Desde la central sindical señalaron que “la salud no puede quedar librada al mercado ni al ajuste”, y cuestionaron particularmente las decisiones que implican un repliegue del Estado nacional en ámbitos de cooperación internacional.
En ese sentido, remarcaron que este tipo de medidas no son meramente administrativas, sino que representan “una definición política” que debilita la capacidad de planificación, prevención e investigación en materia sanitaria.
Según indicaron, la salida o menor participación en estos espacios implica menos acceso a información científica, menor capacidad de anticipar riesgos y menos herramientas para garantizar el acceso a la salud, especialmente para los sectores trabajadores.
La CGT vinculó esta situación con un escenario más amplio de ajuste, en el que —según advirtieron— se deterioran las condiciones de vida y se limita el alcance de las políticas públicas.

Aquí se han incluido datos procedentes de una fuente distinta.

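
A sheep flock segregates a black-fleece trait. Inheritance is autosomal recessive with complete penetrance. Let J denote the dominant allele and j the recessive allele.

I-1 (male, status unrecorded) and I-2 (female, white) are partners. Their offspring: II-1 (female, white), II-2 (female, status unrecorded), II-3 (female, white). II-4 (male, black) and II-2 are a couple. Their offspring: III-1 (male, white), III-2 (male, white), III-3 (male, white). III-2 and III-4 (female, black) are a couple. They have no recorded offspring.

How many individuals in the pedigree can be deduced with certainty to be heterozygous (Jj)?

3

Obligate heterozygotes: III-1 is white so carries J and received j from II-4 (jj), so III-1 is Jj; III-2 is white so carries J and received j from II-4 (jj), so III-2 is Jj; III-3 is white so carries J and received j from II-4 (jj), so III-3 is Jj.
Every other individual is either homozygous by phenotype or has at least one consistent homozygous assignment, so the count is 3.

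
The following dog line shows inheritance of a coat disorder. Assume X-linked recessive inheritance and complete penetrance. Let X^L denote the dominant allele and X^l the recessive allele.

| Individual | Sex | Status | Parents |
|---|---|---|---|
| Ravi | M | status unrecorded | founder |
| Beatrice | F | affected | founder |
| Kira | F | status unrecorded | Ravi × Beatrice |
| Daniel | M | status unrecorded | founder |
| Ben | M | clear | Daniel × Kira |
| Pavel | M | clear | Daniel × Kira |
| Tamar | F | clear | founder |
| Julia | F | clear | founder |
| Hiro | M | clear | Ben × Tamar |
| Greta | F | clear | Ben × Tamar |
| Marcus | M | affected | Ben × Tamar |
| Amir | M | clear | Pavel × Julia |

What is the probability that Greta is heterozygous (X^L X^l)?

Ben is clear, so Ben is X^L Y.
Tamar is clear so carries L and passed l to Marcus (X^l Y), so Tamar is X^L X^l.
Their cross gives offspring ratios 1/2 X^L X^L : 1/2 X^L X^l. Conditioning on Greta being clear, P(X^L X^l) = 1/2 / 1 = 1/2.

1/2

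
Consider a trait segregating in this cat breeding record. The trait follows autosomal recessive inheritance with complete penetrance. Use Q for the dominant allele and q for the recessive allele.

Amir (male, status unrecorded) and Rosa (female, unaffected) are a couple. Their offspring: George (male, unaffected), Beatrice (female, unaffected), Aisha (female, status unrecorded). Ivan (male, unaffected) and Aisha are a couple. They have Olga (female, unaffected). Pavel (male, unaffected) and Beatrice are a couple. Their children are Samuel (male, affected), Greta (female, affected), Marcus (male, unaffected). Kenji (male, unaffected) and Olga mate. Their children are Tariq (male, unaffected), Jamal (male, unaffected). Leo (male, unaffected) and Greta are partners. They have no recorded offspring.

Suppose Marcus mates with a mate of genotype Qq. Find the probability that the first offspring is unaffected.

Pavel is unaffected so carries Q and passed q to Samuel (qq), so Pavel is Qq.
Beatrice is unaffected so carries Q and passed q to Samuel (qq), so Beatrice is Qq.
Marcus is an unaffected offspring of Pavel (Qq) × Beatrice (Qq), whose cross gives 1/4 QQ : 1/2 Qq : 1/4 qq; conditioning on being unaffected, Marcus is QQ with probability 1/3, Qq with probability 2/3.
Summing over parental genotype combinations, P(offspring is unaffected) = 1/3·1 + 2/3·3/4 = 5/6.

5/6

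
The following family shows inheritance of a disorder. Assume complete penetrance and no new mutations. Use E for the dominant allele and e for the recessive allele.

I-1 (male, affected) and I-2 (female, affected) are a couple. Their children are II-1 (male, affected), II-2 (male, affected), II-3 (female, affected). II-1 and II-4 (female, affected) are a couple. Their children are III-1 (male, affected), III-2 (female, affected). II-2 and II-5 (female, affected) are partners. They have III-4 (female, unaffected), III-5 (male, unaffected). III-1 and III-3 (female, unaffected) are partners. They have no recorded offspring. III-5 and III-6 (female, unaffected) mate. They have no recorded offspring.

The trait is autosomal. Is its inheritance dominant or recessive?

II-2 and II-5 are both affected yet have an unaffected child III-4. Under a recessive model two affected parents are homozygous and every child would be affected, so the trait cannot be recessive.

dominant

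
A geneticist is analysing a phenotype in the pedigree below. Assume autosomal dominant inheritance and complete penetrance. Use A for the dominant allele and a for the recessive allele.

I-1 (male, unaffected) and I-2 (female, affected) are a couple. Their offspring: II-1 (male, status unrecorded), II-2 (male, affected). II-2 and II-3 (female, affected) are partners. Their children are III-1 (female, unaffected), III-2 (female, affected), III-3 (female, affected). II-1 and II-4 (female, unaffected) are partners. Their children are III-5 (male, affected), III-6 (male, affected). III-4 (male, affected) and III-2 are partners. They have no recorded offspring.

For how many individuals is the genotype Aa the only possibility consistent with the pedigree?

5

Obligate heterozygotes: II-1 passed A to III-5 (Aa, whose a came from II-4) and received a from I-1 (aa), so II-1 is Aa; II-2 is affected so carries A and received a from I-1 (aa), so II-2 is Aa; II-3 is affected so carries A and passed a to III-1 (aa), so II-3 is Aa; III-5 is affected so carries A and received a from II-4 (aa), so III-5 is Aa; III-6 is affected so carries A and received a from II-4 (aa), so III-6 is Aa.
Every other individual is either homozygous by phenotype or has at least one consistent homozygous assignment, so the count is 5.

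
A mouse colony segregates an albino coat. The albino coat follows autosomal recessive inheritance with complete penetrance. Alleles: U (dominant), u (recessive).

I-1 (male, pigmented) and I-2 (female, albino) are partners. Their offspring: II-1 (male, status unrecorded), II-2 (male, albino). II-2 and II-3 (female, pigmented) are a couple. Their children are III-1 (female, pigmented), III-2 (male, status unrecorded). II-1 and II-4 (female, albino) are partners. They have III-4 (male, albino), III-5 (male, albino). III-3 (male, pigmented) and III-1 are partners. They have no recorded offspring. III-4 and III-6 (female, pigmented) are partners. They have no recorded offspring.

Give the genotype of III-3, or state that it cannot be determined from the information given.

cannot be determined

III-3's phenotype allows UU or Uu, and no parent or child forces a single allele at both positions; consistent genotype assignments exist with III-3 as UU or Uu.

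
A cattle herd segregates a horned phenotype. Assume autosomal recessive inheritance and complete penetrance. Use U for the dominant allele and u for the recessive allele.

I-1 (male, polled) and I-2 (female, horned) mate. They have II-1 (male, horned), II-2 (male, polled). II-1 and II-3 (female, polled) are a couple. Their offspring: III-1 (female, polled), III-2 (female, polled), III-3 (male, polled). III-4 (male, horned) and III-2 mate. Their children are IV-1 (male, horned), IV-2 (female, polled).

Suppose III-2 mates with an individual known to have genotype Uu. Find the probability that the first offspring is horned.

III-2 is polled so carries U and received u from II-1 (uu), so III-2 is Uu.
The cross gives 1/4 UU : 1/2 Uu : 1/4 uu, so P(offspring is horned) = 1/4.

1/4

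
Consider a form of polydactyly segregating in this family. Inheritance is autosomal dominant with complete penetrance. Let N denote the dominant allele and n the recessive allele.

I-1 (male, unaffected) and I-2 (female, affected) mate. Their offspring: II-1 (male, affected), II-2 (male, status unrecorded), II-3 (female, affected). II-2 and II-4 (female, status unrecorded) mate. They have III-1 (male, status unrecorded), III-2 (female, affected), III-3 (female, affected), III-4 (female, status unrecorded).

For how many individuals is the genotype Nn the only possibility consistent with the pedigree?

2

Obligate heterozygotes: II-1 is affected so carries N and received n from I-1 (nn), so II-1 is Nn; II-3 is affected so carries N and received n from I-1 (nn), so II-3 is Nn.
Every other individual is either homozygous by phenotype or has at least one consistent homozygous assignment, so the count is 2.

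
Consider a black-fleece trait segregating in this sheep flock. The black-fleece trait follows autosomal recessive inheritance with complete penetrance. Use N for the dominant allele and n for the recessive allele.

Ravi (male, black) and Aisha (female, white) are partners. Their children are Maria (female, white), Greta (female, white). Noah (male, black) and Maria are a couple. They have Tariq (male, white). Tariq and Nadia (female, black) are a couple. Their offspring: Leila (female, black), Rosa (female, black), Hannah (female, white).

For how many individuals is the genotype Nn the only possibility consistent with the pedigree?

Obligate heterozygotes: Maria is white so carries N and received n from Ravi (nn), so Maria is Nn; Greta is white so carries N and received n from Ravi (nn), so Greta is Nn; Tariq is white so carries N and received n from Noah (nn), so Tariq is Nn; Hannah is white so carries N and received n from Nadia (nn), so Hannah is Nn.
Every other individual is either homozygous by phenotype or has at least one consistent homozygous assignment, so the count is 4.

4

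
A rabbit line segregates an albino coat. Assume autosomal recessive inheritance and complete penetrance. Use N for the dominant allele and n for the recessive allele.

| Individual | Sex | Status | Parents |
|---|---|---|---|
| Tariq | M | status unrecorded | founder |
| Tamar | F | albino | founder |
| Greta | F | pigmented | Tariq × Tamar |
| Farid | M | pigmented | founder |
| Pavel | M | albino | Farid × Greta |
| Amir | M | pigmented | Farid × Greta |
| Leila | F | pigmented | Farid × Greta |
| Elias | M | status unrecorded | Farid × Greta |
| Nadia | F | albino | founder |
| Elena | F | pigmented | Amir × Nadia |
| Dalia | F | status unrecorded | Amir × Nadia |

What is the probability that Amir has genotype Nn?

1/2

Farid is pigmented so carries N and passed n to Pavel (nn), so Farid is Nn.
Greta is pigmented so carries N and received n from Tamar (nn), so Greta is Nn.
Their cross gives offspring ratios 1/4 NN : 1/2 Nn : 1/4 nn. Conditioning on Amir being pigmented, P(Nn) = 1/2 / 3/4 = 2/3 before taking Amir's own offspring into account.
Nadia is albino, so Nadia is nn.
Now use Amir's offspring. Probability of each recorded status — pigmented daughter Elena: 1/2 if Amir is Nn, 1 if NN. (Dalia: equally likely either way, so uninformative.)
Bayes: P(Nn) = 2/3·1/2 / (2/3·1/2 + 1/3·1) = 1/2.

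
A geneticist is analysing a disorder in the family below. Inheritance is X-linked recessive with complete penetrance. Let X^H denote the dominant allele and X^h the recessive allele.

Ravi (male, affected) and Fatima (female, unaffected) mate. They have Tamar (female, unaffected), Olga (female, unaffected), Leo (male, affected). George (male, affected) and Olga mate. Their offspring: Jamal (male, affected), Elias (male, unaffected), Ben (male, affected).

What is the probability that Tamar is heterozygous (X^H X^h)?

Tamar is unaffected so carries H and received h from Ravi (X^h Y), so Tamar is X^H X^h, giving P(X^H X^h) = 1.

1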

“Defender la salud es defender un modelo de país con Estado, con derechos y con políticas públicas”, expresaron, al tiempo que subrayaron la relación directa entre salud y trabajo digno.
Finalmente, desde la central obrera llamaron a una defensa colectiva del sistema sanitario, al considerar que “sin decisión política, lo que avanza es el abandono”, y remarcaron que el acceso a la salud debe ser garantizado como un derecho y no como un bien de mercado.